BY Richard Summerfield
British Airways is to be fined £183.39m by the UK’s Information Commissioner’s Office (ICO) for data protection breaches.
The fine, as set forth by the ICO, will be the largest penalty handed down since the implementation of the European Union’s (EU’s) General Data Protection Regulation (GDPR). The regulator said the company will have a chance to contest the proposed fine, which is roughly 1.5 percent of airline’s annual revenue of £11.6bn worldwide in 2018, well below the maximum rate of 4 percent that can be applied under the GDPR.
According to the ICO, weak security on the airline’s website allowed users to be diverted away to a fraudulent page, starting in June 2018. The ICO’s investigation found that the incident involved customer details including login, payment card, name, address and travel booking information of around 500,000 users had been harvested.

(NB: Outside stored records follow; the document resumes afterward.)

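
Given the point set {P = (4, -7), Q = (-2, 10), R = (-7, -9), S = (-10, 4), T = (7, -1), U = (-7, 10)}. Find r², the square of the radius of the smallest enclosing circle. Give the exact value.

25625/242

The minimum enclosing circle is determined by three boundary points: P, R, U.
Their circumcentre is (-67/22, 0.5) with r² = 25625/242.
The farthest remaining point T is at distance² 24965/242 ≤ 25625/242.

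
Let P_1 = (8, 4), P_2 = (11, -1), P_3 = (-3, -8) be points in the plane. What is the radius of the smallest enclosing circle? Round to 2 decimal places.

8.16

Side lengths²: P_1P_2² = 34, P_1P_3² = 265, P_2P_3² = 245.
Since P_1P_3² = 265 < 245 + 34 = 279, the triangle is acute, so the smallest enclosing circle is the circumcircle.
Circumcentre = (77/26, -63/26), r² = 22525/338.
r = √(22525/338) ≈ 8.16.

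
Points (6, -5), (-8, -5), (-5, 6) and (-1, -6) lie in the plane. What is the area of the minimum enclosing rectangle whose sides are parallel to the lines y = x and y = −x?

154

In coordinates u = x + y, v = x − y the rectangle is axis-aligned; the map (x,y)→(u,v) scales areas by 2.
u-values: 1, -13, 1, -7; range = 1 − (-13) = 14.
v-values: 11, -3, -11, 5; range = 11 − (-11) = 22.
Area = (14 × 22) / 2 = 154.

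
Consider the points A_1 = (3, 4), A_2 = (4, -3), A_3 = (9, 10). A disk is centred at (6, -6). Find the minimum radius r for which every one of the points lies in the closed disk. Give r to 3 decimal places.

The required radius is the distance from (6, -6) to the farthest point.
Squared distances: 109, 13, 265.
Maximum is 265, attained at A_3.
r = √265 ≈ 16.279.

16.279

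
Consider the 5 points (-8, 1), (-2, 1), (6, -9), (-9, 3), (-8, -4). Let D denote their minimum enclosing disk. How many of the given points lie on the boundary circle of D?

2

The farthest pair is (6, -9)–(-9, 3) with squared distance 369. The circle on this segment as diameter has centre (-1.5, -3) and r² = 369/4 = 92.25.
Check (-8, 1): distance² to centre = 58.25 ≤ 92.25, so it lies inside.
All remaining points lie in this disk, and no smaller disk contains both endpoints, so this is the minimum enclosing circle.
The points at distance exactly r from the centre are (6, -9), (-9, 3) — 2 points.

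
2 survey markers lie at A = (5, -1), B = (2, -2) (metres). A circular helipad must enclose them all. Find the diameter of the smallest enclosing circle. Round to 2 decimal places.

3.16

The smallest circle enclosing two points has them as diameter endpoints.
Centre = midpoint = (3.5, -1.5); r² = |AB|²/4 = 10/4 = 2.5.
Diameter = 2r = 2√(2.5) ≈ 3.16.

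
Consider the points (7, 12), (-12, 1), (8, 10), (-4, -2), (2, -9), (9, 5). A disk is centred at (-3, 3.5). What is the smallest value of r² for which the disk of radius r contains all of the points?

181.25

The required radius is the distance from (-3, 3.5) to the farthest point.
Squared distances: 172.25, 87.25, 163.25, 31.25, 181.25, 146.25.
Maximum is 181.25, attained at (2, -9).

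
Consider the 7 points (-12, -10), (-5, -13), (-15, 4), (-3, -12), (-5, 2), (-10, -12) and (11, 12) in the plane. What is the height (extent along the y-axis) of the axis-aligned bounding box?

25

max y = 12, min y = -13, so height = 25.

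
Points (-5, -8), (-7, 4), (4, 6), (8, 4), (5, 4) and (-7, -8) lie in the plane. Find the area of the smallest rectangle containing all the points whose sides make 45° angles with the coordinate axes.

202.5

In coordinates u = x + y, v = x − y the rectangle is axis-aligned; the map (x,y)→(u,v) scales areas by 2.
u-values: -13, -3, 10, 12, 9, -15; range = 12 − (-15) = 27.
v-values: 3, -11, -2, 4, 1, 1; range = 4 − (-11) = 15.
Area = (27 × 15) / 2 = 202.5.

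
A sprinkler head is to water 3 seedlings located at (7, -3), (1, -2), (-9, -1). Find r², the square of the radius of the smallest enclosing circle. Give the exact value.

65

Call the three points A, B, C in the order given.
Side lengths²: AB² = 37, AC² = 260, BC² = 101.
Since AC² = 260 ≥ 101 + 37 = 138, the angle opposite AC is not acute, so the smallest enclosing circle has AC as diameter.
Centre = midpoint of AC = (-1, -2), r² = 260/4 = 65.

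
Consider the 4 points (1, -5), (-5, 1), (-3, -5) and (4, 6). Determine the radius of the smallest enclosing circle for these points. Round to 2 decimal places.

6.52

A smallest enclosing disk is always determined by at most three of the input points on its boundary.
The farthest pair is (-3, -5)–(4, 6) with squared distance 170. The circle on this segment as diameter has centre (0.5, 0.5) and r² = 170/4 = 42.5.
Check (1, -5): distance² to centre = 30.5 ≤ 42.5, so it lies inside.
All remaining points lie in this disk, and no smaller disk contains both endpoints, so this is the minimum enclosing circle.
r = √(42.5) ≈ 6.52.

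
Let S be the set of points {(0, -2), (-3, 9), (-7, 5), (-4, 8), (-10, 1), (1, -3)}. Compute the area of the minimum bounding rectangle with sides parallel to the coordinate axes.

x ranges over [-10, 1], width 11.
y ranges over [-3, 9], height 12.
Area = 11 × 12 = 132.

132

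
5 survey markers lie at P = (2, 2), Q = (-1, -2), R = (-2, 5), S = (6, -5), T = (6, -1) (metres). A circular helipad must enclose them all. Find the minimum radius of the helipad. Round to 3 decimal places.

6.403

A smallest enclosing disk is always determined by at most three of the input points on its boundary.
The farthest pair is R–S with squared distance 164. The circle on this segment as diameter has centre (2, 0) and r² = 164/4 = 41.
Check P: distance² to centre = 4 ≤ 41, so it lies inside.
All remaining points lie in this disk, and no smaller disk contains both endpoints, so this is the minimum enclosing circle.
r = √41 ≈ 6.403.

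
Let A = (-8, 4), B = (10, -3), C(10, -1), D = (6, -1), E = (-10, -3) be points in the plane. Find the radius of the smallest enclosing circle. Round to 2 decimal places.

A smallest enclosing disk is always determined by at most three of the input points on its boundary.
The farthest pair is C–E with squared distance 404. The circle on this segment as diameter has centre (0, -2) and r² = 404/4 = 101.
Check A: distance² to centre = 100 ≤ 101, so it lies inside.
All remaining points lie in this disk, and no smaller disk contains both endpoints, so this is the minimum enclosing circle.
r = √101 ≈ 10.05.

10.05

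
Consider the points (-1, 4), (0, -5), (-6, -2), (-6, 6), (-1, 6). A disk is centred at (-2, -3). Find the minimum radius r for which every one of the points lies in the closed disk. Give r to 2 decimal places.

The required radius is the distance from (-2, -3) to the farthest point.
Squared distances: 50, 8, 17, 97, 82.
Maximum is 97, attained at (-6, 6).
r = √97 ≈ 9.85.

9.85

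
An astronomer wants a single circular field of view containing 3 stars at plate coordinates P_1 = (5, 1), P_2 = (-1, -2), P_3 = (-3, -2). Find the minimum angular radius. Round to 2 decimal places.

Side lengths²: P_1P_2² = 45, P_1P_3² = 73, P_2P_3² = 4.
Since P_1P_3² = 73 ≥ 45 + 4 = 49, the angle opposite P_1P_3 is not acute, so the smallest enclosing circle has P_1P_3 as diameter.
Centre = midpoint of P_1P_3 = (1, -0.5), r² = 73/4 = 18.25.
r = √(18.25) ≈ 4.27.

4.27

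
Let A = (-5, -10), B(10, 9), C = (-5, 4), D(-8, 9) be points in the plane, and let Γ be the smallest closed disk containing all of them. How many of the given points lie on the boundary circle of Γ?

3

A smallest enclosing disk is always determined by at most three of the input points on its boundary.
The minimum enclosing circle is determined by three boundary points: A, B, D.
Their circumcentre is (1, 13/19) with r² = 54205/361.
The farthest remaining point C is at distance² 16965/361 ≤ 54205/361.
The points at distance exactly r from the centre are A, B, D — 3 points.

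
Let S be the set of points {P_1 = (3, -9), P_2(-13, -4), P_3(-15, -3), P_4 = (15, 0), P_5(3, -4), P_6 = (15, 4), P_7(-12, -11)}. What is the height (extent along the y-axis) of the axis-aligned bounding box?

max y = 4, min y = -11, so height = 15.

15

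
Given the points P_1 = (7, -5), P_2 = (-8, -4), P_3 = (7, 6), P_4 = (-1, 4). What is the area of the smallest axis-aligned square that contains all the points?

The bounding box has width 15 and height 11.
An axis-aligned square enclosing the set must have side ≥ max(width, height).
So the minimum side is max(15, 11) = 15.
Area = 15² = 225.

225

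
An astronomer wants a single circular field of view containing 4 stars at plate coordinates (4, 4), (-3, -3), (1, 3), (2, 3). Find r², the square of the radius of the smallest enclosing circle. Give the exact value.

24.5

By Welzl's lemma the MEC is supported by two points (diametrically opposite) or three points (on a circumcircle).
The farthest pair is (4, 4)–(-3, -3) with squared distance 98. The circle on this segment as diameter has centre (0.5, 0.5) and r² = 98/4 = 24.5.
Check (1, 3): distance² to centre = 6.5 ≤ 24.5, so it lies inside.
All remaining points lie in this disk, and no smaller disk contains both endpoints, so this is the minimum enclosing circle.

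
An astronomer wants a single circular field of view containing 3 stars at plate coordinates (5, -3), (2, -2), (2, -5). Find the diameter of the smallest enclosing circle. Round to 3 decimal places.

Call the three points A, B, C in the order given.
Side lengths²: AB² = 10, AC² = 13, BC² = 9.
Since AC² = 13 < 10 + 9 = 19, the triangle is acute, so the smallest enclosing circle is the circumcircle.
Circumcentre = (19/6, -3.5), r² = 65/18.
Diameter = 2r = 2√(65/18) ≈ 3.801.

3.801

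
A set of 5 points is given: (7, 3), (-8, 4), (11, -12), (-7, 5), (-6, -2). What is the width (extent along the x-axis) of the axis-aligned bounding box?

max x = 11, min x = -8, so width = 19.

19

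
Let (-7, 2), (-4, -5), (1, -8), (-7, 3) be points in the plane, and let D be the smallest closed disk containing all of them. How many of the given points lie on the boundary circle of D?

The farthest pair is (1, -8)–(-7, 3) with squared distance 185. The circle on this segment as diameter has centre (-3, -2.5) and r² = 185/4 = 46.25.
Check (-7, 2): distance² to centre = 36.25 ≤ 46.25, so it lies inside.
All remaining points lie in this disk, and no smaller disk contains both endpoints, so this is the minimum enclosing circle.
The points at distance exactly r from the centre are (1, -8), (-7, 3) — 2 points.

2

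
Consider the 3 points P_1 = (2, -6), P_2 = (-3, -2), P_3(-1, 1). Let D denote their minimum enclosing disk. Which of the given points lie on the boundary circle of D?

P_1, P_3

Side lengths²: P_1P_2² = 41, P_1P_3² = 58, P_2P_3² = 13.
Since P_1P_3² = 58 ≥ 41 + 13 = 54, the angle opposite P_1P_3 is not acute, so the smallest enclosing circle has P_1P_3 as diameter.
Centre = midpoint of P_1P_3 = (0.5, -2.5), r² = 58/4 = 14.5.
The points at distance exactly r from the centre are P_1, P_3 — 2 points.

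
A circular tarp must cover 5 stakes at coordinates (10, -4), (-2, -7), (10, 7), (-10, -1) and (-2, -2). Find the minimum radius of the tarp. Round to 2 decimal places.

10.89

The minimum enclosing circle is determined by three boundary points: (10, -4), (10, 7), (-10, -1).
Their circumcentre is (0.6, 1.5) with r² = 118.61.
The farthest remaining point (-2, -7) is at distance² 79.01 ≤ 118.61.
r = √(118.61) ≈ 10.89.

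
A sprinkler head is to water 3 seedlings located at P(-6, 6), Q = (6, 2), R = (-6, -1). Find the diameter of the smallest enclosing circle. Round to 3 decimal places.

13.038

Side lengths²: PQ² = 160, PR² = 49, QR² = 153.
Since PQ² = 160 < 153 + 49 = 202, the triangle is acute, so the smallest enclosing circle is the circumcircle.
Circumcentre = (-0.5, 2.5), r² = 42.5.
Diameter = 2r = 2√(42.5) ≈ 13.038.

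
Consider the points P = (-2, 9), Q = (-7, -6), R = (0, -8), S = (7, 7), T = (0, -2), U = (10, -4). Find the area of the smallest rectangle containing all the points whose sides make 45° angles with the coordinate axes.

In coordinates u = x + y, v = x − y the rectangle is axis-aligned; the map (x,y)→(u,v) scales areas by 2.
u-values: 7, -13, -8, 14, -2, 6; range = 14 − (-13) = 27.
v-values: -11, -1, 8, 0, 2, 14; range = 14 − (-11) = 25.
Area = (27 × 25) / 2 = 337.5.

337.5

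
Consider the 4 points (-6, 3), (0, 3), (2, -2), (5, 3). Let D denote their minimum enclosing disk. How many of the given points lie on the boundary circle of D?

3

A smallest enclosing disk is always determined by at most three of the input points on its boundary.
The minimum enclosing circle is determined by three boundary points: (-6, 3), (2, -2), (5, 3).
Their circumcentre is (-0.5, 2.9) with r² = 30.26.
The farthest remaining point (0, 3) is at distance² 0.26 ≤ 30.26.
The points at distance exactly r from the centre are (-6, 3), (2, -2), (5, 3) — 3 points.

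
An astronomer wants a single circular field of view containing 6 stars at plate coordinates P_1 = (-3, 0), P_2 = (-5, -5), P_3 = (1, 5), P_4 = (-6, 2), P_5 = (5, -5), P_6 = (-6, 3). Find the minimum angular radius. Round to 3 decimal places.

A smallest enclosing disk is always determined by at most three of the input points on its boundary.
The farthest pair is P_5–P_6 with squared distance 185. The circle on this segment as diameter has centre (-0.5, -1) and r² = 185/4 = 46.25.
Check P_1: distance² to centre = 7.25 ≤ 46.25, so it lies inside.
All remaining points lie in this disk, and no smaller disk contains both endpoints, so this is the minimum enclosing circle.
r = √(46.25) ≈ 6.801.

6.801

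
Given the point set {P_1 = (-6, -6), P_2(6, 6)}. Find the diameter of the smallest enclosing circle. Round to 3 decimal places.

16.971

The smallest circle enclosing two points has them as diameter endpoints.
Centre = midpoint = (0, 0); r² = |P_1P_2|²/4 = 288/4 = 72.
Diameter = 2r = 2√72 ≈ 16.971.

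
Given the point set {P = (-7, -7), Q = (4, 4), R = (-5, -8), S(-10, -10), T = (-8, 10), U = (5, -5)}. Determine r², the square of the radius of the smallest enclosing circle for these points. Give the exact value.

99485/841

A smallest enclosing disk is always determined by at most three of the input points on its boundary.
The minimum enclosing circle is determined by three boundary points: S, T, U.
Their circumcentre is (-141/29, -12/29) with r² = 99485/841.
The farthest remaining point Q is at distance² 82433/841 ≤ 99485/841.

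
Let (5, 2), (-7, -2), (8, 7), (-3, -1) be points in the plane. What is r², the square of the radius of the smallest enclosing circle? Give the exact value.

The farthest pair is (-7, -2)–(8, 7) with squared distance 306. The circle on this segment as diameter has centre (0.5, 2.5) and r² = 306/4 = 76.5.
Check (5, 2): distance² to centre = 20.5 ≤ 76.5, so it lies inside.
All remaining points lie in this disk, and no smaller disk contains both endpoints, so this is the minimum enclosing circle.

76.5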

“People’s personal data is just that – personal,” said Information Commissioner Elizabeth Denham. “When an organisation fails to protect it from loss, damage or theft it is more than an inconvenience. That’s why the law is clear – when you are entrusted with personal data you must look after it. Those that don’t will face scrutiny from my office to check they have taken appropriate steps to protect fundamental privacy rights.”
British Airways, which has subsequently improved its security protocols, has said it will fight the ruling. The airline can appeal against the findings and scale of the fine before a final decision by the ICO. “We are surprised and disappointed in this initial finding from the ICO,” said Alex Cruz, the chair and chief executive of British Airways. “British Airways responded quickly to a criminal act to steal customers’ data. We have found no evidence of fraud/fraudulent activity on accounts linked to the theft. We apologise to our customers for any inconvenience this event caused.”
The ICO noted: “British Airways has cooperated with the ICO investigation and has made improvements to its security arrangements since these events came to light. The company will now have opportunity to make representations to the ICO as to the proposed findings and sanction.”